以这种认识标准审视AI,答案不言自明。A丨大数据语言模型可以生成关于人类已有的词语逻辑、经典台词、正负评价,甚至表现出对人类认识中类似“认知失调”的行为模式中“毫厘之差”的超常洞察和强力发挥和无限扩大,乃至偏执纠错——哈佛大学心理学家的实验表明,GPT-4o在“自由选择”撰写立场文章后,其对评价对象的态度会发生显著偏移,其偏移幅度甚至超过人类。然而,这正是这种“针大的窟窿桶大的风”,使人误以为它能产生思想。AI可以模仿人类认知、模糊、偏差,乃至失调的“毫厘”表象,在人的命令的提示下,大数据综合人类已有的经验逻辑,沿着人的命令和提示,重新启动、开始、累加,叠拼、增强这种这种“失调”的角度和深度,但它的确却不可能拥有人认知失调的本质。认知失调之所以是人类思维的深刻现象,在于它关涉信念与行为之间的冲突焦虑,关涉自我形象维护的心理代价。人类调整心态,是因为无法承受“我明知有害却选择去做”的认知痛苦。而GPT的态度偏移,不过是其上下文窗口中的统计惯性,是提示模式的延续,绝非对“自我信念”的维护——因为它根本没有信念可维护。
DeepMind的最新研究进一步揭示了这一本质缺陷:大模型在推理过程中一旦被注入无关信息或误导内容,便会陷入“杠精”状态,被带偏后难以恢复,且模型越大越顽固。
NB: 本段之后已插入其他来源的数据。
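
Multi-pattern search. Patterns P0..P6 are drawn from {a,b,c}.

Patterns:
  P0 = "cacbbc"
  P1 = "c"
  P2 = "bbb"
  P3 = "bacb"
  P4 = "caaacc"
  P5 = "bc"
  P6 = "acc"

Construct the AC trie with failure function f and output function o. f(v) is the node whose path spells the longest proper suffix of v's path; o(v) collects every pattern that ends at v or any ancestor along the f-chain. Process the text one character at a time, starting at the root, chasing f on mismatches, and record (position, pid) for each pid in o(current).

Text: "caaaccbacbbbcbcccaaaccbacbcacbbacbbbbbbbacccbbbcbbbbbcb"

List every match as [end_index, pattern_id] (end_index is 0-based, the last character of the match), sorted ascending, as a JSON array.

Construct AC machine:
Trie (insert patterns):
  n0 'ε': a→18 b→7 c→1
  n1 'c': a→2  ←P1
  n2 'ca': a→13 c→3
  n3 'cac': b→4
  n4 'cacb': b→5
  n5 'cacbb': c→6
  n6 'cacbbc': ·  ←P0
  n7 'b': a→10 b→8 c→17
  n8 'bb': b→9
  n9 'bbb': ·  ←P2
  n10 'ba': c→11
  n11 'bac': b→12
  n12 'bacb': ·  ←P3
  n13 'caa': a→14
  n14 'caaa': c→15
  n15 'caaac': c→16
  n16 'caaacc': ·  ←P4
  n17 'bc': ·  ←P5
  n18 'a': c→19
  n19 'ac': c→20
  n20 'acc': ·  ←P6

Failure links (BFS by depth):
  n1('c'): parent n0 fail=0; on 'c' 0 → fail=0;  out {1}∪∅={1}
  n7('b'): parent n0 fail=0; on 'b' 0 → fail=0;  out ∅∪∅=∅
  n18('a'): parent n0 fail=0; on 'a' 0 → fail=0;  out ∅∪∅=∅
  n2('ca'): parent n1 fail=0; on 'a' 0 → fail=18;  out ∅∪∅=∅
  n8('bb'): parent n7 fail=0; on 'b' 0 → fail=7;  out ∅∪∅=∅
  n10('ba'): parent n7 fail=0; on 'a' 0 → fail=18;  out ∅∪∅=∅
  n17('bc'): parent n7 fail=0; on 'c' 0 → fail=1;  out {5}∪{1}={1,5}
  n19('ac'): parent n18 fail=0; on 'c' 0 → fail=1;  out ∅∪{1}={1}
  n3('cac'): parent n2 fail=18; on 'c' 18 → fail=19;  out ∅∪{1}={1}
  n9('bbb'): parent n8 fail=7; on 'b' 7 → fail=8;  out {2}∪∅={2}
  n11('bac'): parent n10 fail=18; on 'c' 18 → fail=19;  out ∅∪{1}={1}
  n13('caa'): parent n2 fail=18; on 'a' 18→0 → fail=18;  out ∅∪∅=∅
  n20('acc'): parent n19 fail=1; on 'c' 1→0 → fail=1;  out {6}∪{1}={1,6}
  n4('cacb'): parent n3 fail=19; on 'b' 19→1→0 → fail=7;  out ∅∪∅=∅
  n12('bacb'): parent n11 fail=19; on 'b' 19→1→0 → fail=7;  out {3}∪∅={3}
  n14('caaa'): parent n13 fail=18; on 'a' 18→0 → fail=18;  out ∅∪∅=∅
  n5('cacbb'): parent n4 fail=7; on 'b' 7 → fail=8;  out ∅∪∅=∅
  n15('caaac'): parent n14 fail=18; on 'c' 18 → fail=19;  out ∅∪{1}={1}
  n6('cacbbc'): parent n5 fail=8; on 'c' 8→7 → fail=17;  out {0}∪{1,5}={0,1,5}
  n16('caaacc'): parent n15 fail=19; on 'c' 19 → fail=20;  out {4}∪{1,6}={1,4,6}

Text stream:
i=0 'c': node 0→1  → match P1@[0:0]
i=1 'a': node 1→2
i=2 'a': node 2→13
i=3 'a': node 13→14
i=4 'c': node 14→15  → match P1@[4:4]
i=5 'c': node 15→16  → match P1@[5:5],P4@[0:5],P6@[3:5]
i=6 'b': node 16→7 (fail-walked)
i=7 'a': node 7→10
i=8 'c': node 10→11  → match P1@[8:8]
i=9 'b': node 11→12  → match P3@[6:9]
i=10 'b': node 12→8 (fail-walked)
i=11 'b': node 8→9  → match P2@[9:11]
i=12 'c': node 9→17 (fail-walked)  → match P1@[12:12],P5@[11:12]
i=13 'b': node 17→7 (fail-walked)
i=14 'c': node 7→17  → match P1@[14:14],P5@[13:14]
i=15 'c': node 17→1 (fail-walked)  → match P1@[15:15]
i=16 'c': node 1→1 (fail-walked)  → match P1@[16:16]
i=17 'a': node 1→2
i=18 'a': node 2→13
i=19 'a': node 13→14
i=20 'c': node 14→15  → match P1@[20:20]
i=21 'c': node 15→16  → match P1@[21:21],P4@[16:21],P6@[19:21]
i=22 'b': node 16→7 (fail-walked)
i=23 'a': node 7→10
i=24 'c': node 10→11  → match P1@[24:24]
i=25 'b': node 11→12  → match P3@[22:25]
i=26 'c': node 12→17 (fail-walked)  → match P1@[26:26],P5@[25:26]
i=27 'a': node 17→2 (fail-walked)
i=28 'c': node 2→3  → match P1@[28:28]
i=29 'b': node 3→4
i=30 'b': node 4→5
i=31 'a': node 5→10 (fail-walked)
i=32 'c': node 10→11  → match P1@[32:32]
i=33 'b': node 11→12  → match P3@[30:33]
i=34 'b': node 12→8 (fail-walked)
i=35 'b': node 8→9  → match P2@[33:35]
i=36 'b': node 9→9 (fail-walked)  → match P2@[34:36]
i=37 'b': node 9→9 (fail-walked)  → match P2@[35:37]
i=38 'b': node 9→9 (fail-walked)  → match P2@[36:38]
i=39 'b': node 9→9 (fail-walked)  → match P2@[37:39]
i=40 'a': node 9→10 (fail-walked)
i=41 'c': node 10→11  → match P1@[41:41]
i=42 'c': node 11→20 (fail-walked)  → match P1@[42:42],P6@[40:42]
i=43 'c': node 20→1 (fail-walked)  → match P1@[43:43]
i=44 'b': node 1→7 (fail-walked)
i=45 'b': node 7→8
i=46 'b': node 8→9  → match P2@[44:46]
i=47 'c': node 9→17 (fail-walked)  → match P1@[47:47],P5@[46:47]
i=48 'b': node 17→7 (fail-walked)
i=49 'b': node 7→8
i=50 'b': node 8→9  → match P2@[48:50]
i=51 'b': node 9→9 (fail-walked)  → match P2@[49:51]
i=52 'b': node 9→9 (fail-walked)  → match P2@[50:52]
i=53 'c': node 9→17 (fail-walked)  → match P1@[53:53],P5@[52:53]
i=54 'b': node 17→7 (fail-walked)

Matches: [[0,1],[4,1],[5,1],[5,4],[5,6],[8,1],[9,3],[11,2],[12,1],[12,5],[14,1],[14,5],[15,1],[16,1],[20,1],[21,1],[21,4],[21,6],[24,1],[25,3],[26,1],[26,5],[28,1],[32,1],[33,3],[35,2],[36,2],[37,2],[38,2],[39,2],[41,1],[42,1],[42,6],[43,1],[46,2],[47,1],[47,5],[50,2],[51,2],[52,2],[53,1],[53,5]]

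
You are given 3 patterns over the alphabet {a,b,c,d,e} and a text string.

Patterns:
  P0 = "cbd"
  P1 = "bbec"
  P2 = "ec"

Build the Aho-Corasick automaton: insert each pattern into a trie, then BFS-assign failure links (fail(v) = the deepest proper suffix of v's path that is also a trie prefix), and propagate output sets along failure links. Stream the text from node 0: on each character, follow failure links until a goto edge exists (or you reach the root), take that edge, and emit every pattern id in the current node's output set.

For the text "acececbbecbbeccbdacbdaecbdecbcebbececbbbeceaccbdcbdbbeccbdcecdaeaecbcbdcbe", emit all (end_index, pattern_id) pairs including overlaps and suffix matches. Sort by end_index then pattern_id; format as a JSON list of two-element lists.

Build:
Trie (insert patterns):
  n0 'ε': b→4 c→1 e→8
  n1 'c': b→2
  n2 'cb': d→3
  n3 'cbd': ·  [P0 ends]
  n4 'b': b→5
  n5 'bb': e→6
  n6 'bbe': c→7
  n7 'bbec': ·  [P1 ends]
  n8 'e': c→9
  n9 'ec': ·  [P2 ends]

Failure links (BFS by depth):
  n1('c'): parent n0 fail=0; on 'c' 0 → fail=0;  out ∅∪∅=∅
  n4('b'): parent n0 fail=0; on 'b' 0 → fail=0;  out ∅∪∅=∅
  n8('e'): parent n0 fail=0; on 'e' 0 → fail=0;  out ∅∪∅=∅
  n2('cb'): parent n1 fail=0; on 'b' 0 → fail=4;  out ∅∪∅=∅
  n5('bb'): parent n4 fail=0; on 'b' 0 → fail=4;  out ∅∪∅=∅
  n9('ec'): parent n8 fail=0; on 'c' 0 → fail=1;  out {2}∪∅={2}
  n3('cbd'): parent n2 fail=4; on 'd' 4→0 → fail=0;  out {0}∪∅={0}
  n6('bbe'): parent n5 fail=4; on 'e' 4→0 → fail=8;  out ∅∪∅=∅
  n7('bbec'): parent n6 fail=8; on 'c' 8 → fail=9;  out {1}∪{2}={1,2}

Text stream:
[0] read 'a'  n0⇒n0
[1] read 'c'  n0⇒n1
[2] read 'e'  n1⇒n8 (via fail)
[3] read 'c'  n8⇒n9  ** P2@[2:3]
[4] read 'e'  n9⇒n8 (via fail)
[5] read 'c'  n8⇒n9  ** P2@[4:5]
[6] read 'b'  n9⇒n2 (via fail)
[7] read 'b'  n2⇒n5 (via fail)
[8] read 'e'  n5⇒n6
[9] read 'c'  n6⇒n7  ** P1@[6:9],P2@[8:9]
[10] read 'b'  n7⇒n2 (via fail)
[11] read 'b'  n2⇒n5 (via fail)
[12] read 'e'  n5⇒n6
[13] read 'c'  n6⇒n7  ** P1@[10:13],P2@[12:13]
[14] read 'c'  n7⇒n1 (via fail)
[15] read 'b'  n1⇒n2
[16] read 'd'  n2⇒n3  ** P0@[14:16]
[17] read 'a'  n3⇒n0 (via fail)
[18] read 'c'  n0⇒n1
[19] read 'b'  n1⇒n2
[20] read 'd'  n2⇒n3  ** P0@[18:20]
[21] read 'a'  n3⇒n0 (via fail)
[22] read 'e'  n0⇒n8
[23] read 'c'  n8⇒n9  ** P2@[22:23]
[24] read 'b'  n9⇒n2 (via fail)
[25] read 'd'  n2⇒n3  ** P0@[23:25]
[26] read 'e'  n3⇒n8 (via fail)
[27] read 'c'  n8⇒n9  ** P2@[26:27]
[28] read 'b'  n9⇒n2 (via fail)
[29] read 'c'  n2⇒n1 (via fail)
[30] read 'e'  n1⇒n8 (via fail)
[31] read 'b'  n8⇒n4 (via fail)
[32] read 'b'  n4⇒n5
[33] read 'e'  n5⇒n6
[34] read 'c'  n6⇒n7  ** P1@[31:34],P2@[33:34]
[35] read 'e'  n7⇒n8 (via fail)
[36] read 'c'  n8⇒n9  ** P2@[35:36]
[37] read 'b'  n9⇒n2 (via fail)
[38] read 'b'  n2⇒n5 (via fail)
[39] read 'b'  n5⇒n5 (via fail)
[40] read 'e'  n5⇒n6
[41] read 'c'  n6⇒n7  ** P1@[38:41],P2@[40:41]
[42] read 'e'  n7⇒n8 (via fail)
[43] read 'a'  n8⇒n0 (via fail)
[44] read 'c'  n0⇒n1
[45] read 'c'  n1⇒n1 (via fail)
[46] read 'b'  n1⇒n2
[47] read 'd'  n2⇒n3  ** P0@[45:47]
[48] read 'c'  n3⇒n1 (via fail)
[49] read 'b'  n1⇒n2
[50] read 'd'  n2⇒n3  ** P0@[48:50]
[51] read 'b'  n3⇒n4 (via fail)
[52] read 'b'  n4⇒n5
[53] read 'e'  n5⇒n6
[54] read 'c'  n6⇒n7  ** P1@[51:54],P2@[53:54]
[55] read 'c'  n7⇒n1 (via fail)
[56] read 'b'  n1⇒n2
[57] read 'd'  n2⇒n3  ** P0@[55:57]
[58] read 'c'  n3⇒n1 (via fail)
[59] read 'e'  n1⇒n8 (via fail)
[60] read 'c'  n8⇒n9  ** P2@[59:60]
[61] read 'd'  n9⇒n0 (via fail)
[62] read 'a'  n0⇒n0
[63] read 'e'  n0⇒n8
[64] read 'a'  n8⇒n0 (via fail)
[65] read 'e'  n0⇒n8
[66] read 'c'  n8⇒n9  ** P2@[65:66]
[67] read 'b'  n9⇒n2 (via fail)
[68] read 'c'  n2⇒n1 (via fail)
[69] read 'b'  n1⇒n2
[70] read 'd'  n2⇒n3  ** P0@[68:70]
[71] read 'c'  n3⇒n1 (via fail)
[72] read 'b'  n1⇒n2
[73] read 'e'  n2⇒n8 (via fail)

All matches (sorted): [[3,2],[5,2],[9,1],[9,2],[13,1],[13,2],[16,0],[20,0],[23,2],[25,0],[27,2],[34,1],[34,2],[36,2],[41,1],[41,2],[47,0],[50,0],[54,1],[54,2],[57,0],[60,2],[66,2],[70,0]]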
这种表现看似像人,实则与人类思维截然相反。人类思维的可贵不在于永不犯错,而在于能够识别错误、修正路径、在反思中成长。AI则不具备这种元认知能力——它无法“对自己思考”,无法跳出自己机械硬盘逻辑推理链条审视其“属人思考中所犯错误”有效性。这正是“聪明的汉斯”式悲剧的当代重演:那匹会算数的马并非不懂数学,而是善于捕捉提问者的细微暗示;今日的大模型并非拥有思维,而是善于延续提示模式中的语言痕迹。把模式匹配当作思维,把统计关联误认为理解,是这场概念僭越的认识论根源。
因此,我们必须清醒地认识到:AI没有思维,也不可能拥有思维。所谓“AI的思维方式”,是一种拟人化的修辞暴力,它把本属于人的尊严范畴非法转让给了工具。如果说AI确实呈现某种可被称作“思维”的表象,那也只是人赋予它的机械思维——是人把思维过程分解为算法步骤,把判断标准编码为优化目标,把语言规则转化为概率参数。这一切的源头是人,归宿是人,意义仍然在人。当我们说“AI在思考”时,我们其实在说“人在通过AI这个中介呈现思考的结果”。把中介误认为主体,是这场概念迷思的核心谬误。
二
“AI是一种思维方式”这一说法,并非空穴来风,它是技术革命时代精神贫弱怯地表现,是特定社会生产力的新质增长,人的价值判断在科学发展中的自我迷失。它的思想谱系可以追溯到后现代工业文明中出现的“人类黄昏论”——一种对人之主体性彻底丧失信心的文化悲观主义。
张笑宇将这一精神现象命名为人类“尊严的哥白尼革命”:从前,我们相信人是万物之灵长、人的智慧、理性、尊严高于一切、人的一切力量都来自智力表现;如今,在AI面前,我们不得不承认,这个物种引以为傲的智能优势正在瓦解。许纪霖则更尖锐地指出,AI革命不同于以往任何一次技术革命——农业革命和工业革命把人从体力劳动中解放出来,而AI革命将把人从脑力劳动中解放出来,但天下没有免费的解放,每一次解放都伴随着新的奴役。过去是土地、机器,现在是系统——一个“无物之阵”般的存在,看不见摸不着却无所不在
正是在这种“系统即新神”的叙事框架下,“AI思维方式论”获得了它剝离人的制造性,使技术独立于人的主体性之外的“另一个人”的文化合法性。如果系统是“另一个人”全知全能的,如果它能够完成人类迄今为止,乃至未来人性曾经引以为傲的一切智力工作,那么承认它拥有自己的“思维”岂非顺理成章?问题是这是不可能的。这种杞人说梦的妄言,是典型的倒果为因——因为恐惧而承认,因为承认而更加恐惧。在这里,他们不是经过理性辨析得出结论,而是因为被技术革命震慑后缴械投降的畏惧之语,在概念层面主动放弃了人的主体地位。张笑宇所警示的“逆轴心时代”正在成为现实:柏拉图、亚里士多德、孔子、孟子曾教导人如何选择、如何生活、如何面对生死;而今天,我们却在想象把命运、制度、思想交给算法决定,把自己看作数学公式决定的参数。这才是“AI思维方式论”最深重的文化代价——它不是对技术的客观描述,而是对人类自我理解的主动降格。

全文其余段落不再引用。